Le musée national du Prado propose de découvrir une sélection de 29 oeuvres alors même que la capitale espagnole vit jusqu’au 2 juillet au rythme de la WorldPride, plus important événement mondial de revendication de la « fierté » d’être lesbienne, gaie, bi ou trans.L’occasion de découvrir un buste de l’aristocrate grec Aristogiton qui, avec son jeune amant Harmodios, assassina un tyran d’Athènes en l’an 514 avant Jésus-Christ; des chefs-d’oeuvre de Sandro Botticelli, maître de la Renaissance italienne; ou une oeuvre de la peintre animalière française du XIXème Rosa Bonheur, qui vivait avec une femme.« Dans chaque culture, à chaque époque, l’homosexualité a été quelque chose de bien réel (…) en dépit de la façon dont elle était interprétée par la morale et par la religion », dit l’un des commissaires de l’exposition, Carlos Navarro.
Égypte et Grèce
Dans son petit livre « Le monde gai: une brève histoire illustrée », l’égyptologue britannique R. B. Parkinson écrit aussi que « le désir entre personnes de même sexe semble assurément avoir fait partie de l’expérience humaine depuis les premiers temps ».
« Dans un poème de l’Égypte ancienne, vers 1.800 avant Jésus-Christ, un dieu essaie ainsi d’en séduire un autre en lui disant: ‘mais quel joli postérieur tu as!’, » écrit cet ancien conservateur du British Museum.
Les sculptures représentant Aristogiton sont généralement exposées auprès de celle de son amant Harmodios, illustrant alors la coutume grecque de relations entre un homme âgé et un plus jeune.
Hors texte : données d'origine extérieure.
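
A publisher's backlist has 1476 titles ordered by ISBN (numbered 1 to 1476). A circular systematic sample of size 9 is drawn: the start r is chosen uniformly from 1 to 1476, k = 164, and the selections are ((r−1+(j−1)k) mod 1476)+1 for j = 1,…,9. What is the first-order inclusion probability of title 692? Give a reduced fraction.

1/164

For each position j, as r ranges over 1…1476 the j-th selection hits every title exactly once, so title 692 is selected for exactly 9 of the 1476 starts.
Inclusion probability = 9/1476 = 1/164.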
Ensemble, ils tuèrent un des deux oppresseurs d’Athènes et furent exécutés pour cela. Mais leur acte avait ouvert la voie à la démocratie et les Athéniens leur élevèrent des statues, les toutes premières de l’âge classique à représenter des humains plutôt que des dieux. Et c’est ainsi qu’« un couple homosexuel a été célébré comme fondateur de la démocratie », souligne Carlos Navarro.
Procès pour sodomie
À travers ces oeuvres, le Prado raconte aussi l’histoire d’artistes victimes de la répression ou qui assumèrent un mode de vie hors normes. Botticelli fut accusé en 1502 de sodomie et acquitté, mais en resta traumatisé. À cette époque, le XVe siècle à Florence, l’art de l’Antiquité – et l’évocation des amours homosexuelles – revenait à la mode, entraînant une violente réaction des autorités. Après le choc de son procès, Botticelli commença à suivre le moraliste Jérôme Savonarole, prêcheur fanatique qui identifiait l’Antiquité classique avec « l’arrivée de la corruption dans le monde chrétien », explique Navarro. Botticelli – un pionnier pour la peinture de scènes de la mythologie classique – finit même par détruire bon nombre de ses oeuvres. Léonard de Vinci, un homme « lumineux » a lui aussi été poursuivi pour sodomie et acquitté, mais sa personnalité changea au point qu’il devint un artiste « introverti », assure Carlos Navarro.
À l’époque d’Edo, au Japon, « l’amour entre hommes était culturellement valorisé », relève aussi M. Parkinson. L’universitaire britannique reproduit dans son livre une scène d’accouplement entre deux hommes, sous l’oeil d’un voyeur: une image érotique japonaise datant de 1770 attribuée au célèbre créateur d’estampes Suzuki Harunobu.
En 1801, un autre artiste japonais représenta deux femmes – nues – en train de se servir d’un jouet sexuel au lit.
Pour témoigner de la vie libre d’une artiste, le Prado présente une oeuvre de Rosa Bonheur, « Le Cid », une magnifique tête de lion. Cette Française qui vécut avec une femme pendant des décennies – fut une pionnière « dans sa sexualité, son mode de vie, mais aussi la façon dont la société la reconnut », dit Carlos Navarro, elle qui était « célèbre, riche et assumait sa vie ». Au côté de sa tête de lion figure ainsi la copie d’une autorisation de « travestissement » délivrée par la police française pour lui permettre de porter le pantalon.